Their reference was to Arkady Rotenberg, a close associate of Russian PResident Vladimir Putin whose company owns Platon.
Despite the growing animosity to Platon, the government is doubling down. Today December 10, Vice Premier Arkady Dvorkovich denied the claims in the producers’ appeal, and while admitting that the new tariffs “may have an effect on prices,” this would be “only by tenths of a percent,” RIA Novosti and RosBalt reported.
He said he would meet with the heads of the food unions and “discuss everything in a calm vein.”
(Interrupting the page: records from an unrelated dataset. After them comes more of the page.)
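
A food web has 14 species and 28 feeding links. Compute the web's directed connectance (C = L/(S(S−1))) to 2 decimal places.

The web has S = 14 species and L = 28 feeding links.
C = L / (S(S−1)) = 28 / 182 = 0.1538 ≈ 0.15.

C = 0.15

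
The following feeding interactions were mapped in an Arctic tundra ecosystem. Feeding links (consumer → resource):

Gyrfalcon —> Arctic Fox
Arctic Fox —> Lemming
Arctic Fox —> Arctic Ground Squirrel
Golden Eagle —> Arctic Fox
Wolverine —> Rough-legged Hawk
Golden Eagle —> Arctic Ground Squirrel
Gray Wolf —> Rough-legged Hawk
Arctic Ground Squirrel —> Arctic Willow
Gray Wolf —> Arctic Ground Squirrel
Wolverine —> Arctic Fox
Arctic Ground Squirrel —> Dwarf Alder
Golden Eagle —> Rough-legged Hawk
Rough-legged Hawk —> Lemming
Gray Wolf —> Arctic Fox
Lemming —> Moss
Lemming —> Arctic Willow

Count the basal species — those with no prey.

3

Basal species (no prey listed): Moss, Dwarf Alder, Arctic Willow.
Count: 3.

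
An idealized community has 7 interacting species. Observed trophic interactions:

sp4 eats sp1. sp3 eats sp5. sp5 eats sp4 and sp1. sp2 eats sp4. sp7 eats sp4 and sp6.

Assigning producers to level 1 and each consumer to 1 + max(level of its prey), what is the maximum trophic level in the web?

4

Producers (level 1): sp6, sp1.
sp1 → sp4 → sp5 → sp3 gives sp3 level 4.
No species has a prey at level 4, so no species reaches level 5.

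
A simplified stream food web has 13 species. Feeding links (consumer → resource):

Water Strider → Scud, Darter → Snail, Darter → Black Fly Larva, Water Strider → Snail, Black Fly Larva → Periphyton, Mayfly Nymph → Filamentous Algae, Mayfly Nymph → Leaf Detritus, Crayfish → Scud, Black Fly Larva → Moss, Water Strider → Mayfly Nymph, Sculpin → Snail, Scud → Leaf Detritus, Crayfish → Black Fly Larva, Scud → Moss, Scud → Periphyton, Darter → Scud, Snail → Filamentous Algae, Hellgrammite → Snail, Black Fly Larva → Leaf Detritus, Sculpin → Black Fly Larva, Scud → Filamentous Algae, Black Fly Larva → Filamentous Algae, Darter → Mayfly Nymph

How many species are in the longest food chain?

3 species

One longest chain: Leaf Detritus → Black Fly Larva → Crayfish.
It has 3 species and 2 links.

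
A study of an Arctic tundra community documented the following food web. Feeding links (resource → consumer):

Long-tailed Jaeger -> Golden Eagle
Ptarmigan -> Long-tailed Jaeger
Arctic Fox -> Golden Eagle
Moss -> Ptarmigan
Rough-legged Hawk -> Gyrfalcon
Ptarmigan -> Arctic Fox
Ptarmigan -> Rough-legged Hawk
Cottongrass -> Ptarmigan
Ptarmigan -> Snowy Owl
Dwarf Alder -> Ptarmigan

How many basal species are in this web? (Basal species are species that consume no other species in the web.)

3

Basal species (no prey listed): Moss, Cottongrass, Dwarf Alder.
Count: 3.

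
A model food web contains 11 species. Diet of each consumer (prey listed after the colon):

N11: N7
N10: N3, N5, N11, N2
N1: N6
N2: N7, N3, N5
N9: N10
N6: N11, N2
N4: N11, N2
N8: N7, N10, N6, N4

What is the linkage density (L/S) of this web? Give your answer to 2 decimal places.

L/S = 1.64

There are L = 18 links among S = 11 species.
L/S = 18/11 = 1.6364 ≈ 1.64.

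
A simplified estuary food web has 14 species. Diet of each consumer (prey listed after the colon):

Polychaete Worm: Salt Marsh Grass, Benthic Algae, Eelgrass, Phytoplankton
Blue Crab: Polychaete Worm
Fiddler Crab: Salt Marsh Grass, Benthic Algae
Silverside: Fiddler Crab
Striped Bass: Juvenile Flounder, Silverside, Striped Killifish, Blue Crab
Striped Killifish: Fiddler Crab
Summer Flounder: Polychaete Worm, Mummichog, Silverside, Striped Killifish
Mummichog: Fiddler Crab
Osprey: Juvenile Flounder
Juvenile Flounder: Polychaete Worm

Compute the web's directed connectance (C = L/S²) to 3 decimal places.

C = 0.102

The web has S = 14 species and L = 20 feeding links.
C = L / S² = 20 / 196 = 0.1020 ≈ 0.102.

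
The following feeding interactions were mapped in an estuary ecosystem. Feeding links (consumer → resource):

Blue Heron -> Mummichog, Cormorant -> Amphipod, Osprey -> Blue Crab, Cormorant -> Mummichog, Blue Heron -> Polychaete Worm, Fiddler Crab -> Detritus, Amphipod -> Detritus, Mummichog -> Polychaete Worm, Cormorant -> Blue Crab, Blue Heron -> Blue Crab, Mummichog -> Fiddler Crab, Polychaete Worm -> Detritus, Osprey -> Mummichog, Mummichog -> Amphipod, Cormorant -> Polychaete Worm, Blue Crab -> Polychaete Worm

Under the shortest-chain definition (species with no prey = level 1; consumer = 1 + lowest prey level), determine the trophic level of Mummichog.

Trophic level 3

Detritus has no prey (basal) → level 1.
Polychaete Worm eats Detritus → level 2.
Mummichog eats Polychaete Worm → level 3.
No prey of Mummichog is below level 2, so 3 is the minimum.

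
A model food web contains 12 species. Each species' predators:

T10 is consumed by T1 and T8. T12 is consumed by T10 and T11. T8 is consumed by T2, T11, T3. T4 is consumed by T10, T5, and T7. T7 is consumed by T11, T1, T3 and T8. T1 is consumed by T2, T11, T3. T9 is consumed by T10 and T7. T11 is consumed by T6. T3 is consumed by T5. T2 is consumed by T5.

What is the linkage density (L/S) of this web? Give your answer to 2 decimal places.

L/S = 1.83

There are L = 22 links among S = 12 species.
L/S = 22/12 = 1.8333 ≈ 1.83.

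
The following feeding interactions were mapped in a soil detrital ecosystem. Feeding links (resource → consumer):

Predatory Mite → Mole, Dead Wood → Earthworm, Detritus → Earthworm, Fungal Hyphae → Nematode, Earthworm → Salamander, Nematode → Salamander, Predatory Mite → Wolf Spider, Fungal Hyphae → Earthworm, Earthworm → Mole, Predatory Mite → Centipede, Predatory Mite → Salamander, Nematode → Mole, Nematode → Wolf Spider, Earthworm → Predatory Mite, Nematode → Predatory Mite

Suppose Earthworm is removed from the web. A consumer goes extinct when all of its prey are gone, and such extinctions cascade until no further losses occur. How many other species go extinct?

0

Remove Earthworm.
Every predator of it retains at least one other prey: Predatory Mite still has Nematode; Mole still has Nematode, Predatory Mite; Salamander still has Nematode, Predatory Mite.
No consumer loses all prey, so no secondary extinctions occur.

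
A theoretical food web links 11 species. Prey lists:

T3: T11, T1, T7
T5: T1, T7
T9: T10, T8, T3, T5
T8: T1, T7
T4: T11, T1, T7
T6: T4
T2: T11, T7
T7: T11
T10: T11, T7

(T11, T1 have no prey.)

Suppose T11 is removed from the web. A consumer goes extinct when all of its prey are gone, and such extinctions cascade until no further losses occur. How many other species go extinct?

Remove T11.
Round 1: T7 (all prey gone) → extinct.
Round 2: T10 (all prey gone), T2 (all prey gone) → extinct.
No further losses. Total secondary extinctions: 3.

3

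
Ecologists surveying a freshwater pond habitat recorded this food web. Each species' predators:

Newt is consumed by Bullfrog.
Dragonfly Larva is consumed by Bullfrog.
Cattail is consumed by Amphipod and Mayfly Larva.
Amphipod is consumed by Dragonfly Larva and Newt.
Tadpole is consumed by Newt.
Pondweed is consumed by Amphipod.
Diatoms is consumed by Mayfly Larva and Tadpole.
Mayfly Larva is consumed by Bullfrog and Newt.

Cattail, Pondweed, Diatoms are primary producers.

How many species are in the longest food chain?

4 species

One longest chain: Cattail → Amphipod → Newt → Bullfrog.
It has 4 species and 3 links.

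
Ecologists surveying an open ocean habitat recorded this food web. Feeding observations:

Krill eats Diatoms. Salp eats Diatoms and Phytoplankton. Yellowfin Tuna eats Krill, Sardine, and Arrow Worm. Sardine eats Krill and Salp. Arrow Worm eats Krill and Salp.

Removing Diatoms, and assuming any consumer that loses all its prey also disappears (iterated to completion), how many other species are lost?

1

Remove Diatoms.
Round 1: Krill (all prey gone) → extinct.
No further losses. Total secondary extinctions: 1.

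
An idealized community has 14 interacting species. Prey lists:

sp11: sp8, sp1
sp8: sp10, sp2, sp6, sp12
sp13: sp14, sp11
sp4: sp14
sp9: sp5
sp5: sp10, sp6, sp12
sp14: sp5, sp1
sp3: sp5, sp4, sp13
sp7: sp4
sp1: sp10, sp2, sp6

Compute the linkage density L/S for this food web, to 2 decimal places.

L/S = 1.57

There are L = 22 links among S = 14 species.
L/S = 22/14 = 1.5714 ≈ 1.57.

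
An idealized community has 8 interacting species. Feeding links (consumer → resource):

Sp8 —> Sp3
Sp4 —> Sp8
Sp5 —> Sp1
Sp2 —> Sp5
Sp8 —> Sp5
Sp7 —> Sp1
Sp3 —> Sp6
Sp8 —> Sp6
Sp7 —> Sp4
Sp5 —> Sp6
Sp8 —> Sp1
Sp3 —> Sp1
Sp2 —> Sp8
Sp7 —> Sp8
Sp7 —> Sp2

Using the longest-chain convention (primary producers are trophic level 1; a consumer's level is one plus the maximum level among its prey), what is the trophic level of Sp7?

Trophic level 5

Sp1 is a producer → level 1.
Sp3 eats Sp1 (level 1); other prey at levels: Sp6 1 → level 2.
Sp8 eats Sp3 (level 2); other prey at levels: Sp1 1, Sp6 1, Sp5 2 → level 3.
Sp4 eats Sp8 → level 4.
Sp7 eats Sp4 (level 4); other prey at levels: Sp1 1, Sp8 3, Sp2 4 → level 5.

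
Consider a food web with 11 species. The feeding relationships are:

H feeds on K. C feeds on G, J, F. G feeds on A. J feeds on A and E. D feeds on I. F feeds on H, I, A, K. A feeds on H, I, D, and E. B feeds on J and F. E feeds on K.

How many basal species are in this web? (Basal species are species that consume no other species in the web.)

Basal species (no prey listed): I, K.
Count: 2.

2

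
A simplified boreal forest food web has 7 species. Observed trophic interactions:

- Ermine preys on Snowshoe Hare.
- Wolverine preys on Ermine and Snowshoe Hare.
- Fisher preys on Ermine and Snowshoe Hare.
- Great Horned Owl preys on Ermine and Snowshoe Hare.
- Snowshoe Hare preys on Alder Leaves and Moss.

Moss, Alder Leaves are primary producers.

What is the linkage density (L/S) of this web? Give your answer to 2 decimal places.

L/S = 1.29

There are L = 9 links among S = 7 species.
L/S = 9/7 = 1.2857 ≈ 1.29.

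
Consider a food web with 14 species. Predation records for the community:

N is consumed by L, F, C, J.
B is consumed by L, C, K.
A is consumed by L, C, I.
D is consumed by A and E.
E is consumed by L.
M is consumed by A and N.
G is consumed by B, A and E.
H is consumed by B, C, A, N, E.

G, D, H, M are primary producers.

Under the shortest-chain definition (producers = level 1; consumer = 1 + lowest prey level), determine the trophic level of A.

G is a producer → level 1.
A eats G → level 2.

Trophic level 2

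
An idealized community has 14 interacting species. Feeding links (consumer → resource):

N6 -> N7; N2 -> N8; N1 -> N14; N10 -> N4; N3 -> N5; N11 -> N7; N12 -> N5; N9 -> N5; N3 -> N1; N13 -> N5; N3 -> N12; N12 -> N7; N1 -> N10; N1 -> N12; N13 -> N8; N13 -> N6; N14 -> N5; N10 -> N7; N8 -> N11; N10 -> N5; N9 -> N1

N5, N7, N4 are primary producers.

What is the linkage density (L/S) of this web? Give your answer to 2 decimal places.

There are L = 21 links among S = 14 species.
L/S = 21/14 = 1.5000 ≈ 1.50.

L/S = 1.50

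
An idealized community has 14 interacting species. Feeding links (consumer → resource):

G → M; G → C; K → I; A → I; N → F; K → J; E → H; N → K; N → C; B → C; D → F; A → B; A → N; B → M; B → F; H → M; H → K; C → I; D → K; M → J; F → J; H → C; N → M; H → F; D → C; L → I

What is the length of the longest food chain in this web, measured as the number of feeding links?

One longest chain: J → F → N → A.
It has 4 species and 3 links.

3 links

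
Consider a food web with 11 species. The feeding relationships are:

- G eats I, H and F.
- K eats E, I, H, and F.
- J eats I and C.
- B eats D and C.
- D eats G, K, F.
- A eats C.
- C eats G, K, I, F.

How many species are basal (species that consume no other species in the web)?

Basal species (no prey listed): E, H, I, F.
Count: 4.

4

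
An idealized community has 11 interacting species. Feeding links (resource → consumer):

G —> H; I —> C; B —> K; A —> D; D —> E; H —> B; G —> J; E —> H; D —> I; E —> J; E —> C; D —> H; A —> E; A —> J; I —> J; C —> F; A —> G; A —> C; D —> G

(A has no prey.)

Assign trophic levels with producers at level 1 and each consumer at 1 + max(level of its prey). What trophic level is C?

A is a producer → level 1.
D eats A → level 2.
E eats D (level 2); other prey at levels: A 1 → level 3.
C eats E (level 3); other prey at levels: A 1, I 3 → level 4.

Trophic level 4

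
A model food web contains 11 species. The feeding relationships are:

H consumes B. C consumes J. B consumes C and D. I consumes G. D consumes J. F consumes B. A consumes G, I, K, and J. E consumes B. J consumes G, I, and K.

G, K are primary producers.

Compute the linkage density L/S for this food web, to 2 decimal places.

L/S = 1.36

There are L = 15 links among S = 11 species.
L/S = 15/11 = 1.3636 ≈ 1.36.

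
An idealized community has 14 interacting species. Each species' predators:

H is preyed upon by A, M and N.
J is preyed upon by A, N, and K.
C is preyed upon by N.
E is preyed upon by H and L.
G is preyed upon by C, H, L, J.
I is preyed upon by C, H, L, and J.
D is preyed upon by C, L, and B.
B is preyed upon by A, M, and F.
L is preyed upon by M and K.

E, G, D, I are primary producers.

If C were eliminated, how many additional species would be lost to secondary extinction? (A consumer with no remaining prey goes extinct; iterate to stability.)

Remove C.
Every predator of it retains at least one other prey: N still has J, H.
No consumer loses all prey, so no secondary extinctions occur.

0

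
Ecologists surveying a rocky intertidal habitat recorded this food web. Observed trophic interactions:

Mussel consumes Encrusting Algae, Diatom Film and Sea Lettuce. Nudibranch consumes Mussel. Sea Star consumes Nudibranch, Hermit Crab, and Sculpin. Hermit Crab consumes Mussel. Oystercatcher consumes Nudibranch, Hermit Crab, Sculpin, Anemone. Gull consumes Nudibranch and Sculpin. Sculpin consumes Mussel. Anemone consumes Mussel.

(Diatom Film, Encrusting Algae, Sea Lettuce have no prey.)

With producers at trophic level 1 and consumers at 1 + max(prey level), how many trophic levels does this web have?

4

Producers (level 1): Diatom Film, Encrusting Algae, Sea Lettuce.
Diatom Film → Mussel → Nudibranch → Oystercatcher gives Oystercatcher level 4.
No species has a prey at level 4, so no species reaches level 5.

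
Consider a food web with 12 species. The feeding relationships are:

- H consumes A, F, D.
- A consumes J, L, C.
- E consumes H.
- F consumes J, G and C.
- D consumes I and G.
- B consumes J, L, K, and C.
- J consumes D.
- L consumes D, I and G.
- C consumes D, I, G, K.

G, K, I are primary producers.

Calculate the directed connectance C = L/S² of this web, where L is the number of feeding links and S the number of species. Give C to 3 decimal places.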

He discounted the need to declare a moratorium on the tariff hikes, or to withdraw the Platon system, which went into effect November 15 and is due to increase after March 1. The funds collected from it go into the federal budget and are then distributed to the regions “including for state and private partnership.” As Dvorkovich explained:

We calculate that the total volume we will receive next year will be more than 40 billion rubles and this will enable ut to allocate a payment to the concessioner and use the money of the road fund for specific investment projects.

Critics of the system are concerned about corruption and kickbacks, as they were with the huge contracts obtained by the Rotenberg brothers in the Sochi Olympics. Russia’s lack of good highways is a major impediment to development, and Russian Railways, which takes the place of a highway system in many remote areas has cut back service and has been the subject of allegations of corruption.